Perhaps more than ever, founders are focused on creating a community for their respective products, however, community building is difficult.  To start, it requires dedication.  On top of that, quality engagement is necessary to build closer ties and create a comfortable atmosphere.  Yet some founders are seemingly much better at creating communities than others.  In which case, what makes a great community builder?  Is it more commitment, authenticity, or just sharing impressive growth metrics? In order to provide some clarity, let me introduce Sharath Kuruganty, @5harath, the founder of Shoutout and an amazing community builder I've been following for the last few months.

I started following Sharath soon after he launched Shoutout, a tool for founders to highlight their social proof with a wall of tweets.  We'll get into the product itself later but I want to start with how Sharath not only shares the highs but also the lows.

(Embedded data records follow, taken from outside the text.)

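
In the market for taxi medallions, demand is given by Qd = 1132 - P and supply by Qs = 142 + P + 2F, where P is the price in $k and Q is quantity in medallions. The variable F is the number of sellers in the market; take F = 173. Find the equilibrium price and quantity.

P* = 322, Q* = 810

With F = 173, supply is Qs = 488 + P.
Set Qd = Qs: 1132 - P = 488 + P, so 644 = 2P and P* = 322.
Then Q* = 1132 - 322 = 810.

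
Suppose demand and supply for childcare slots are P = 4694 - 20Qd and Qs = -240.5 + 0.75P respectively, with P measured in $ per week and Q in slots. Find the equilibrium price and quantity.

In direct form, Qd = 234.7 - 0.05P.
Equating demand and supply, 234.7 - 0.05P = -240.5 + 0.75P gives 0.8P = 475.2, so P* = 594.
Then Q* = 234.7 - 0.05(594) = 205.

P* = 594, Q* = 205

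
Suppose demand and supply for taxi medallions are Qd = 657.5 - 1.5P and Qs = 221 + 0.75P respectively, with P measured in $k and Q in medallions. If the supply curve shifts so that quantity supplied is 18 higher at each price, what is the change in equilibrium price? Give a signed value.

ΔP = -8

Set Qd = Qs: 657.5 - 1.5P = 221 + 0.75P, so 436.5 = 2.25P and P* = 194.
Then Q* = 657.5 - 1.5(194) = 366.5.
After the shift, supply is Qs = 239 + 0.75P.
New equilibrium: 418.5 = 2.25P, so P = 186 and Q = 378.5.
ΔP = 186 - 194 = -8.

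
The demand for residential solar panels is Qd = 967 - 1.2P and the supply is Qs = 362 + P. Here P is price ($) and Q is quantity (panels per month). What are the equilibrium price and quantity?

P* = 275, Q* = 637

Equating demand and supply, 967 - 1.2P = 362 + P gives 2.2P = 605, so P* = 275.
Substitute back: Q* = 967 - 1.2(275) = 637.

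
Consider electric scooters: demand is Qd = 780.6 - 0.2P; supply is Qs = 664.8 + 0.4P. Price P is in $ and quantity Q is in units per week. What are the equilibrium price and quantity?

Equating demand and supply, 780.6 - 0.2P = 664.8 + 0.4P gives 0.6P = 115.8, so P* = 193.
Substitute back: Q* = 780.6 - 0.2(193) = 742.

P* = 193, Q* = 742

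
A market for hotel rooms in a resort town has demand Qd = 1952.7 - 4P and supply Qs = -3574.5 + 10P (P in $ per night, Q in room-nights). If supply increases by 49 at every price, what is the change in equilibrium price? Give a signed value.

Set Qd = Qs: 1952.7 - 4P = -3574.5 + 10P, so 5527.2 = 14P and P* = 394.8.
From the demand curve, Q* = 1952.7 - 4(394.8) = 373.5.
After the shift, supply is Qs = -3525.5 + 10P.
The new intersection has 5478.2 = 14P, i.e. P = 391.3, Q = 387.5.
ΔP = 391.3 - 394.8 = -3.5.

ΔP = -3.5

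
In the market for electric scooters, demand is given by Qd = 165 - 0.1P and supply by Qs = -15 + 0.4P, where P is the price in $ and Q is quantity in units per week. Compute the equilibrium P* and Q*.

P* = 360, Q* = 129

The market clears where 165 - 0.1P = -15 + 0.4P. Rearranging, 0.5P = 180, hence P* = 360.
Substitute back: Q* = 165 - 0.1(360) = 129.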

Of course, every founder wants to hit $1000 MRR and be able to share their growth.  It can create a good amount of momentum that ultimately leads to traction. But it's not always a simple, straightforward journey.  I recall Sharath mentioning the critical reception Shoutout received when he launched on Hacker News. 

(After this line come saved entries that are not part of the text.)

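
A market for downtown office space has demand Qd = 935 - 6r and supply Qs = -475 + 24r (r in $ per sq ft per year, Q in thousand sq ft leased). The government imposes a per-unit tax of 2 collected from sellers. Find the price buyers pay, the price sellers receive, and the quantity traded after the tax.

The tax drives a wedge r_b - r_s = 2. Substituting r_s = r_b - 2 into supply: Qs = -523 + 24r_b.
Set Qd = Qs: 935 - 6r_b = -523 + 24r_b, so 1458 = 30r_b and r_b = 48.6.
Then r_s = 48.6 - 2 = 46.6 and Q = 935 - 6(48.6) = 643.4.

r_b = 48.6, r_s = 46.6, Q = 643.4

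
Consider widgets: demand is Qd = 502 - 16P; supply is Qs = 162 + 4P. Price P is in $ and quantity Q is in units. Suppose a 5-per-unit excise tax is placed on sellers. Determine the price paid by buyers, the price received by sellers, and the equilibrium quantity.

P_b = 18, P_s = 13, Q = 214

With a tax of 5 on sellers, they supply based on the net price P_s = P_b - 5, so Qs = 142 + 4P_b.
Market clearing requires 502 - 16P_b = 142 + 4P_b; hence 360 = 20P_b and P_b = 18.
So P_s = 13 and the quantity traded is Q = 502 - 16(18) = 214.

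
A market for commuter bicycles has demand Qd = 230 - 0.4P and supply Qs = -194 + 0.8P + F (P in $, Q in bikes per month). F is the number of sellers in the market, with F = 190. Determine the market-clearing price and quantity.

With F = 190, supply is Qs = -4 + 0.8P.
The market clears where 230 - 0.4P = -4 + 0.8P. Rearranging, 1.2P = 234, hence P* = 195.
Then Q* = 230 - 0.4(195) = 152.

P* = 195, Q* = 152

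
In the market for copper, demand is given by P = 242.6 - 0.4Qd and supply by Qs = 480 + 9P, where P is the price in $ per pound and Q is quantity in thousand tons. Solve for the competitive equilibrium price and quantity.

P* = 11, Q* = 579

In direct form, Qd = 606.5 - 2.5P.
At equilibrium Qd = Qs, so 606.5 - 2.5P = 480 + 9P; collecting terms, 126.5 = 11.5P and P* = 11.
Then Q* = 606.5 - 2.5(11) = 579.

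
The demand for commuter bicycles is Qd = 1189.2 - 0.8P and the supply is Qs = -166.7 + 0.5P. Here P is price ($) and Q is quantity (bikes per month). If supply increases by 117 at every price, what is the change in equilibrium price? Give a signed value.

The market clears where 1189.2 - 0.8P = -166.7 + 0.5P. Rearranging, 1.3P = 1355.9, hence P* = 1043.
Then Q* = 1189.2 - 0.8(1043) = 354.8.
After the shift, supply is Qs = -49.7 + 0.5P.
The new intersection has 1238.9 = 1.3P, i.e. P = 953, Q = 426.8.
ΔP = 953 - 1043 = -90.

ΔP = -90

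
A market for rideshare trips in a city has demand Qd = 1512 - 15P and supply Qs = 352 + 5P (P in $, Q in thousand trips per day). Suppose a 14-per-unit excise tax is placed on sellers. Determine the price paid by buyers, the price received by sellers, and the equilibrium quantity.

P_b = 61.5, P_s = 47.5, Q = 589.5

With a tax of 14 on sellers, they supply based on the net price P_s = P_b - 14, so Qs = 282 + 5P_b.
Market clearing requires 1512 - 15P_b = 282 + 5P_b; hence 1230 = 20P_b and P_b = 61.5.
Then P_s = 61.5 - 14 = 47.5 and Q = 1512 - 15(61.5) = 589.5.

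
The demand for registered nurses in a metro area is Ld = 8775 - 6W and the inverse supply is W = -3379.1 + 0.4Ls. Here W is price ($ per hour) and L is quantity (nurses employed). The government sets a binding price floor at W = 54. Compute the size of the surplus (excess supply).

In direct form, Ls = 8447.75 + 2.5W.
Evaluating both curves at the floor price 54 gives Ld = 8451, Ls = 8582.75.
Surplus = Ls - Ld = 8582.75 - 8451 = 131.75.

Surplus = 131.75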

Honestly, sharing criticism as you build in public is perhaps the most difficult information to share.  Yet, amidst so many who only share their successes, Sharath stood out for his authenticity.  Whereas others might rush to cover up any negative feedback, Sharath is confident and understands he can't get emotionally caught up in any negative reactions.  In response to someone afraid to launch on Hacker News, he replied:


On the other hand, this might seem counterintuitive.  Why would you ever want to talk about people ripping your product?  Well, based on what I've observed, disclosing failures also creates an opportunity for others to see how you deal with problems.  Following Sharath's journey, it's been inspiring to see Shoutout reach $1000 MRR knowing that he worked through the noise that comes with being a founder.



Let's move along to how he built Shoutout.  As a product manager, Sharath uses no-code tools like Bubble, Glide, and Airtable to quickly prototype and launch an MVP.  Even if you're a programmer, you should start using no-code tools to develop and validate your ideas quicker.  Building a product in a couple of days instead of weeks is a huge competitive edge.  If you're unsure about what to build, pick a niche and think about how you can aggregate helpful information for that particular audience.

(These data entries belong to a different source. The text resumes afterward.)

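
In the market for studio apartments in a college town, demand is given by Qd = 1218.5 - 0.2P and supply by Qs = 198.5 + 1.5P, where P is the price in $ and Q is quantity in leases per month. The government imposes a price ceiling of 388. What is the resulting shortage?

Evaluating both curves at the ceiling price 388 gives Qd = 1140.9, Qs = 780.5.
Shortage = Qd - Qs = 1140.9 - 780.5 = 360.4.

Shortage = 360.4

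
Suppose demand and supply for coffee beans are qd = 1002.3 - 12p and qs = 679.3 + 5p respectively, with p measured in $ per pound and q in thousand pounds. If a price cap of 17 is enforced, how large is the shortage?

Shortage = 34

At p = 17: qd = 798.3 and qs = 764.3.
Shortage = qd - qs = 798.3 - 764.3 = 34.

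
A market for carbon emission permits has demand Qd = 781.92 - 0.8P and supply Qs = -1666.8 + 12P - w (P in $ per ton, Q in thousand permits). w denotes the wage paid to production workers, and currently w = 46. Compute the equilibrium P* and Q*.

With w = 46, supply is Qs = -1712.8 + 12P.
Equating demand and supply, 781.92 - 0.8P = -1712.8 + 12P gives 12.8P = 2494.72, so P* = 194.9.
Plugging P* into demand: Q* = 781.92 - 0.8(194.9) = 626.

P* = 194.9, Q* = 626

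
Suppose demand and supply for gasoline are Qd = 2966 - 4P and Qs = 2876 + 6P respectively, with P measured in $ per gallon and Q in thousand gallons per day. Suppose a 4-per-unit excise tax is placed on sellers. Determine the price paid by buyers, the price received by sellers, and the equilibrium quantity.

With a tax of 4 on sellers, they supply based on the net price P_s = P_b - 4, so Qs = 2852 + 6P_b.
Set Qd = Qs: 2966 - 4P_b = 2852 + 6P_b, so 114 = 10P_b and P_b = 11.4.
Then P_s = 11.4 - 4 = 7.4 and Q = 2966 - 4(11.4) = 2920.4.

P_b = 11.4, P_s = 7.4, Q = 2920.4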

As for Sharath, he wanted to create a tool to aggregate Twitter shoutouts for founders and startups.  He started by only creating a landing page and collecting emails to gauge interest.  After receiving 120+ signups in less than 24 hours, he started to build.  Then, once he gained some initial traction, he found a technical cofounder in Curtis Cummings, @curtisjcummings, to continue to iterate on the product.  


Moving forward, let's get into the product.


shoutout homepage

Shoutout's homepage focuses on the value it provides; (1) save time curating your social proof, (2) boost sales conversions, and (3) highlight voices to start building a community.  Always remember to include the value proposition on your homepage.  Next, I love how the homepage has a demo of the product itself as you scroll.  Not only does it show the utility of the product, but it really provides that "community feeling" that eludes most products.  With real people sharing their opinions, Shoutout doesn't feel like it exists in a vacuum.  I also like to think that it's a good sign when founders use their own product.

shoutout demo

Moving on to the user interface and dashboard, the onboarding experience is seamless.  After clicking "Start your free trial", I was prompted to connect my Twitter account.  

Once connected, Shoutout began looking for any mentions I had on our Twitter account.  Since I don't have any, Sharath provided a screenshot of his account.


The last step would be embedding the wall of tweets, which is easy to do in the "Walls" tab on the left side navigation.

Overall I like the simplicity of the idea.  This isn't a product meant to keep you on the dashboard.  Instead, it's about quickly gathering your social proof in one place and getting back to iterating.  Be careful of products that require hours of time to set up and organize when ultimately, your goal as a founder is to keep building and marketing your own product.

Tips for Community Building

Here are some things you can do immediately to improve your community building. Some are more actionable than others:

  • First, follow Sharath. He's always asking for founders to share their journey and struggles so indie hackers can help one another.  By joining the community, you might already get a few interesting leads for your product


  • Don't let emotions cloud your thinking.  It's easy to get down on yourself when someone rips your product in public but don't let that discourage you.  Keep reaching out to potential customers and see if THEY like the product



  • Lastly, here's an actionable plan for anyone willing to try something new



Of course, community building is a combination of skills, but I've come to see that community starts more with yourself before others.  It starts with you, the individual. There needs to be a willingness to help others and unflappable confidence to keep going. Your community will then form as a reflection of the content you produce.  As simple as it sounds, if you want engaging members in your community, then you need to engage first.  If there's anything I've learned from Sharath, it's how I need to be more proactive and less hesitant in my own community-building efforts.